A curve is defined by $x=t+(1/t)$ and $y=t^2+(1/(t^2))$ for $ t≠0.$

Question

A curve is defined by $x=t+(1/t)$ and $ y=t^2+(1/(t^2))$ for $t≠0. $

a) Find the cartesian equation of the curve. b) By considering discriminant, or otherwise, find values of k for which x=k has solutions, where k is constant. c) Sketch the curve, showing any domain restrictions implied by the above parts.

I have figured out part a i.e y=x^2-2 but I don't know how to do part b which is also required to do part c. Any help would be appreciated :) Thank you!

Answer 1

$x^2=y-2$ is the parabola with vertex (0,2). Domain restriction is $y\geq 2.$ Can you draw it?

Answer 2

OP is right yje equation of the curve is a parabola $x^2=y-2$, this is vertical upward parabola with vertex at $(0,2)$. Comparing it with $X^2=4AY$, its ;ength of latus rectum is 1$(=4A)$ unit.

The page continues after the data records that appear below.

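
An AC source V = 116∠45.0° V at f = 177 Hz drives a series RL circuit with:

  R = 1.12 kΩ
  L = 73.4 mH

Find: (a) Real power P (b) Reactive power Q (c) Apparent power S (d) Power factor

Step 1 — Angular frequency: ω = 2π·f = 2π·177 = 1112 rad/s.
Step 2 — Component impedances:
  R: Z = R = 1120 Ω
  L: Z = jωL = j·1112·0.0734 = 0 + j81.63 Ω
Step 3 — Series combination: Z_total = R + L = 1120 + j81.63 Ω = 1123∠4.2° Ω.
Step 4 — Source phasor: V = 116∠45.0° V = 82.02 + j82.02 V.
Step 5 — Current: I = V / Z = 0.07816 + j0.06754 A = 0.1033∠40.8° A.
Step 6 — Complex power: S = V·I* = 11.95 + j0.871 VA.
Step 7 — Real power: P = Re(S) = 11.95 W.
Step 8 — Reactive power: Q = Im(S) = 0.871 VAR.
Step 9 — Apparent power: |S| = 11.98 VA.
Step 10 — Power factor: PF = P/|S| = 0.9974 (lagging).

(a) P = 11.95 W  (b) Q = 0.871 VAR  (c) S = 11.98 VA  (d) PF = 0.9974 (lagging)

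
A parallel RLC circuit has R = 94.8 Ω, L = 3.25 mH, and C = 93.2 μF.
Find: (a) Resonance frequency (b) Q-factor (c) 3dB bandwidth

Step 1 — Resonance: ω₀ = 1/√(LC) = 1/√(0.00325·9.32e-05) = 1817 rad/s.
Step 2 — f₀ = ω₀/(2π) = 289.2 Hz.
Step 3 — Parallel Q: Q = R/(ω₀L) = 94.8/(1817·0.00325) = 16.05.
Step 4 — Bandwidth: Δω = ω₀/Q = 113.2 rad/s; BW = Δω/(2π) = 18.01 Hz.

(a) f₀ = 289.2 Hz  (b) Q = 16.05  (c) BW = 18.01 Hz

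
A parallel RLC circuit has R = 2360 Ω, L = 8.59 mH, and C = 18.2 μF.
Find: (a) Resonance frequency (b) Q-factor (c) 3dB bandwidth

Step 1 — Resonance: ω₀ = 1/√(LC) = 1/√(0.00859·1.82e-05) = 2529 rad/s.
Step 2 — f₀ = ω₀/(2π) = 402.5 Hz.
Step 3 — Parallel Q: Q = R/(ω₀L) = 2360/(2529·0.00859) = 108.6.
Step 4 — Bandwidth: Δω = ω₀/Q = 23.28 rad/s; BW = Δω/(2π) = 3.705 Hz.

(a) f₀ = 402.5 Hz  (b) Q = 108.6  (c) BW = 3.705 Hz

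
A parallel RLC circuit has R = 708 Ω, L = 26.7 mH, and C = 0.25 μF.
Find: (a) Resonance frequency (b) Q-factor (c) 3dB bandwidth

Step 1 — Resonance: ω₀ = 1/√(LC) = 1/√(0.0267·2.5e-07) = 1.224e+04 rad/s.
Step 2 — f₀ = ω₀/(2π) = 1948 Hz.
Step 3 — Parallel Q: Q = R/(ω₀L) = 708/(1.224e+04·0.0267) = 2.166.
Step 4 — Bandwidth: Δω = ω₀/Q = 5650 rad/s; BW = Δω/(2π) = 899.2 Hz.

(a) f₀ = 1948 Hz  (b) Q = 2.166  (c) BW = 899.2 Hz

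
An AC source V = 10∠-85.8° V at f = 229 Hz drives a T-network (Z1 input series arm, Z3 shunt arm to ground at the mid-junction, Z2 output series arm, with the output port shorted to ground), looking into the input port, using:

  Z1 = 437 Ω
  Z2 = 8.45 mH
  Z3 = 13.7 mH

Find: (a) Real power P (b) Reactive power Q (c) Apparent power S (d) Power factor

Step 1 — Angular frequency: ω = 2π·f = 2π·229 = 1439 rad/s.
Step 2 — Component impedances:
  Z1: Z = R = 437 Ω
  Z2: Z = jωL = j·1439·0.00845 = 0 + j12.16 Ω
  Z3: Z = jωL = j·1439·0.0137 = 0 + j19.71 Ω
Step 3 — With the output port shorted to ground, the output series arm Z2 runs from the junction to ground; the shunt arm Z3 also runs from the junction to ground. They appear in parallel: Z3 || Z2 = 0 + j7.52 Ω.
Step 4 — Series with input arm Z1: Z_in = Z1 + (Z3 || Z2) = 437 + j7.52 Ω = 437.1∠1.0° Ω.
Step 5 — Source phasor: V = 10∠-85.8° V = 0.7324 - j9.973 V.
Step 6 — Current: I = V / Z = 0.001283 - j0.02284 A = 0.02288∠-86.8° A.
Step 7 — Complex power: S = V·I* = 0.2288 + j0.003937 VA.
Step 8 — Real power: P = Re(S) = 0.2288 W.
Step 9 — Reactive power: Q = Im(S) = 0.003937 VAR.
Step 10 — Apparent power: |S| = 0.2288 VA.
Step 11 — Power factor: PF = P/|S| = 0.9999 (lagging).

(a) P = 0.2288 W  (b) Q = 0.003937 VAR  (c) S = 0.2288 VA  (d) PF = 0.9999 (lagging)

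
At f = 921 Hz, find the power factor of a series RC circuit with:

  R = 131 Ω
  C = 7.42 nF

Step 1 — Angular frequency: ω = 2π·f = 2π·921 = 5787 rad/s.
Step 2 — Component impedances:
  R: Z = R = 131 Ω
  C: Z = 1/(jωC) = -j/(ω·C) = 0 - j2.329e+04 Ω
Step 3 — Series combination: Z_total = R + C = 131 - j2.329e+04 Ω = 2.329e+04∠-89.7° Ω.
Step 4 — Power factor: PF = cos(φ) = Re(Z)/|Z| = 131/2.329e+04 = 0.005625.
Step 5 — Type: Im(Z) = -2.329e+04 ⇒ leading (phase φ = -89.7°).

PF = 0.005625 (leading, φ = -89.7°)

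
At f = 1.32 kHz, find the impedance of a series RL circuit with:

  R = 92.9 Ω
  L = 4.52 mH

Step 1 — Angular frequency: ω = 2π·f = 2π·1320 = 8294 rad/s.
Step 2 — Component impedances:
  R: Z = R = 92.9 Ω
  L: Z = jωL = j·8294·0.00452 = 0 + j37.49 Ω
Step 3 — Series combination: Z_total = R + L = 92.9 + j37.49 Ω = 100.2∠22.0° Ω.

Z = 92.9 + j37.49 Ω = 100.2∠22.0° Ω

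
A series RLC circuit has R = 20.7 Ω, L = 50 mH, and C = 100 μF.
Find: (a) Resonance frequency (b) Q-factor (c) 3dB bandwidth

Step 1 — Resonance condition Im(Z)=0 gives ω₀ = 1/√(LC).
Step 2 — ω₀ = 1/√(0.05·0.0001) = 447.2 rad/s.
Step 3 — f₀ = ω₀/(2π) = 71.18 Hz.
Step 4 — Series Q: Q = ω₀L/R = 447.2·0.05/20.7 = 1.08.
Step 5 — 3dB bandwidth: Δω = ω₀/Q = 414 rad/s; BW = Δω/(2π) = 65.89 Hz.

(a) f₀ = 71.18 Hz  (b) Q = 1.08  (c) BW = 65.89 Hz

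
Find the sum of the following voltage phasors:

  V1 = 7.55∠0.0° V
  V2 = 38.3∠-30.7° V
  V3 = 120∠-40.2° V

Step 1 — Convert each phasor to rectangular form:
  V1 = 7.55·(cos(0.0°) + j·sin(0.0°)) = 7.55 V
  V2 = 38.3·(cos(-30.7°) + j·sin(-30.7°)) = 32.93 - j19.55 V
  V3 = 120·(cos(-40.2°) + j·sin(-40.2°)) = 91.66 - j77.45 V
Step 2 — Sum components: V_total = 132.1 - j97.01 V.
Step 3 — Convert to polar: |V_total| = 163.9 V, ∠V_total = -36.3°.

V_total = 163.9∠-36.3° V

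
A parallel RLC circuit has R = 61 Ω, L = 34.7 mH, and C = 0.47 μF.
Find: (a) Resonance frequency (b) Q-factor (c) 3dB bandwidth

Step 1 — Resonance: ω₀ = 1/√(LC) = 1/√(0.0347·4.7e-07) = 7830 rad/s.
Step 2 — f₀ = ω₀/(2π) = 1246 Hz.
Step 3 — Parallel Q: Q = R/(ω₀L) = 61/(7830·0.0347) = 0.2245.
Step 4 — Bandwidth: Δω = ω₀/Q = 3.488e+04 rad/s; BW = Δω/(2π) = 5551 Hz.

(a) f₀ = 1246 Hz  (b) Q = 0.2245  (c) BW = 5551 Hz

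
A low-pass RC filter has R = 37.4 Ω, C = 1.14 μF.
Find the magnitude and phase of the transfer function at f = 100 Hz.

Step 1 — Angular frequency: ω = 2π·100 = 628.3 rad/s.
Step 2 — Transfer function: H(jω) = 1/(1 + jωRC).
Step 3 — Denominator: 1 + jωRC = 1 + j·628.3·37.4·1.14e-06 = 1 + j0.02679.
Step 4 — H = 0.9993 - j0.02677.
Step 5 — Magnitude: |H| = 0.9996 (-0.0 dB); phase: φ = -1.5°.

|H| = 0.9996 (-0.0 dB), φ = -1.5°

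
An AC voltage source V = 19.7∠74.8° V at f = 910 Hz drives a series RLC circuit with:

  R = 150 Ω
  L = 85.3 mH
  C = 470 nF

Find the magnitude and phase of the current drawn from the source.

Step 1 — Angular frequency: ω = 2π·f = 2π·910 = 5718 rad/s.
Step 2 — Component impedances:
  R: Z = R = 150 Ω
  L: Z = jωL = j·5718·0.0853 = 0 + j487.7 Ω
  C: Z = 1/(jωC) = -j/(ω·C) = 0 - j372.1 Ω
Step 3 — Series combination: Z_total = R + L + C = 150 + j115.6 Ω = 189.4∠37.6° Ω.
Step 4 — Source phasor: V = 19.7∠74.8° V = 5.165 + j19.01 V.
Step 5 — Ohm's law: I = V / Z_total = (5.165 + j19.01) / (150 + j115.6) = 0.08288 + j0.06286 A.
Step 6 — Convert to polar: |I| = 0.104 A, ∠I = 37.2°.

I = 0.104∠37.2° A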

Focus is given by $Y=A \implies y=2+1/4, x=0, F=(0,9/4)$. yocan noe plot it .

Answer 3

Setting $x$ equal to $k$ you get $k = t + \dfrac{1}{t}$, which if you multiply through by $t$ gives

$$ k t = t^2 +1$$

which is a quadratic equation in $t$. Do you know about the quadratic formula, and how it involves the discriminant, and what the sign of the discriminant tells you about whether or not the quadratic equation has (real) roots? If you put that equation in standard quadratic form you should be able write a formula for the discriminant that involves $k$, which will tell you which values of $k$ will let you find a corresponding value of $t$.

Answer 4

Well can you please be clear whether '$\ x=k$ has solutions' or '$\ x=k$ is solution'? Because if '$\ x=k$ has solutions' is what you actually meant then it doesn't make any sense, as $\ x=k$ is a straight line perpendicular to the $\ x$-axis and passing through $\ (k,0)$. However I proceed assuming that you want a solution of the given curve.
So as you correctly find out the cartesian form of the given parametric equation which is $\ y=x^2-2$, we move to find out the solutions of this curve, i.e the points where this curve meets the $\ x$-axis.
Now $\ y=0\implies x^2-2=0\implies x=\pm \sqrt{2}$. So the required values are $\ k=\pm\sqrt{2}$
You can see the graph of this function which is a parabola here. The parabola has its vertex at $\ (0,-2)$, latus rectum is $\ 1$ and focus is at $\ (0,-\frac{7}{4})$.